You can’t go wrong with this classic French-style steak and chips recipe. Serve it with a posh glass of red for a special occasion or enjoy it al fresco with pals in the summer. It really is a dish for all seasons and all occasions.
- 2 x 8 oz (225g) rib-eye steaks
- ½ tsp hickory-smoked salt, sea salt, or kosher salt
- ¼ to ½ tsp chipotle chilli powder
- 1 tsp finely chopped fresh cilantro (coriander) or flat-leaf parsley
- Vegetable oil or clarified butter
- Freshly ground black pepper
For the mustard butter
- 2 tbsp unsalted butter, at room temperature
- 2 tsp dry mustard or mustard powder
- 1 generous tsp Dijon mustard
For the French fries (serves 4-6)
- 3 lb (1.3kg) potatoes
- 4 tbsp olive oil
- 2 tsp sea salt or kosher salt
- Fresh herbs, such as a big handful of sage leaves, a few sprigs of rosemary or thyme, or a mixture of them
For the steaks
1Pat the steaks dry and rub them with the salt, chipotle powder and cilantro (coriander). Refrigerate the steaks, uncovered, for at least 1 hour, or up to 8 hours.
2To make the mustard butter, in a small bowl, mash together the butter with the dry mustard and the Dijon. Form it into two mounds and chill on a plastic-wrap-lined plate.
3Heat a little oil or clarified butter in a grill pan or cast-iron skillet and cook the steaks over high heat, being sure to get a good sear on each side. For rare steaks, cook 5-7 minutes total on both sides, or aller-retour (“to go and return”).

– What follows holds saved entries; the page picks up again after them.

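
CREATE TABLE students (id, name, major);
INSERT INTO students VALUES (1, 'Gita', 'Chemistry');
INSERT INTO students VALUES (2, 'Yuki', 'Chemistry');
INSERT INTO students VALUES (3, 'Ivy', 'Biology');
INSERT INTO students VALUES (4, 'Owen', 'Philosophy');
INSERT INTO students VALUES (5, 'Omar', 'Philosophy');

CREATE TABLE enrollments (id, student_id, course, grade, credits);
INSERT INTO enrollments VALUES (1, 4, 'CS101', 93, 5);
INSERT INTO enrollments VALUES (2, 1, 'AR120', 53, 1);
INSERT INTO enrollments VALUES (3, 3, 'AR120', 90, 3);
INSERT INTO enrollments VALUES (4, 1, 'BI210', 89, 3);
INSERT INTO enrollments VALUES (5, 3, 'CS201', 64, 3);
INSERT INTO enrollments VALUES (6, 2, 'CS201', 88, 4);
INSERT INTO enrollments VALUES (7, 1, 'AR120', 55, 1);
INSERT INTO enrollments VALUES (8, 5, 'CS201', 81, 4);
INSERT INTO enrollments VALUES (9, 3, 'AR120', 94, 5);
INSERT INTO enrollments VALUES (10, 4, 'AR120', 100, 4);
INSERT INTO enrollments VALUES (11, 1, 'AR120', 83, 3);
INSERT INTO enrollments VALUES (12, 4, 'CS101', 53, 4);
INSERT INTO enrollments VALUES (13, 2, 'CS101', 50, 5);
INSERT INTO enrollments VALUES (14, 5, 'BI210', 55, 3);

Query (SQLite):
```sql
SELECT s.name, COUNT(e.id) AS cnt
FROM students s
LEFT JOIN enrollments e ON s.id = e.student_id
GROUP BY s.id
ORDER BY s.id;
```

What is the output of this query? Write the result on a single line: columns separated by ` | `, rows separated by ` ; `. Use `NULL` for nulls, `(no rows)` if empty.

Gita | 4 ; Yuki | 2 ; Ivy | 3 ; Owen | 3 ; Omar | 2

LEFT JOIN keeps every students row; unmatched ones get NULL for enrollments columns.
Group by students.id and compute COUNT(e.id). COUNT(col) of an all-NULL group is 0.
  1: ids {2, 4, 7, 11} → COUNT(e.id)=4
  2: ids {6, 13} → COUNT(e.id)=2
  3: ids {3, 5, 9} → COUNT(e.id)=3
  4: ids {1, 10, 12} → COUNT(e.id)=3
  5: ids {8, 14} → COUNT(e.id)=2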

4Remove the steaks from the pan and put on plates. Top each steak with a knob of the mustard butter and some pepper and serve with a big pile of frites.
For the French fries
1Peel the potatoes, leaving on a few strips of skin as you go. Cut them into ⅓-inch-thick (1cm) slices. Lay the slices on a cutting board and slice them into ⅓-inch-wide (1cm) sticks. Put them in a large bowl with very cold, lightly salted water, and let them sit for 1 hour.
2Preheat the oven to 400ºF (200ºC).
3Drain the potatoes and lay them on a kitchen towel. Rub them with the towel to dry them very well. Spray two baking sheets with non-stick cooking spray. Place the potatoes on the baking sheets. Dribble the olive oil over the potatoes and sprinkle with 1 teaspoon of the salt. Add the fresh herbs and mix everything together with your hands. Spread the potato sticks out in a single layer on each baking sheet.
4Bake for 45-50 minutes, rotating the pans from front to back and top to bottom midway during baking. As they bake, stir the potatoes several times so they cook evenly. Once the fries are golden brown and crispy, remove the pans from the oven and serve.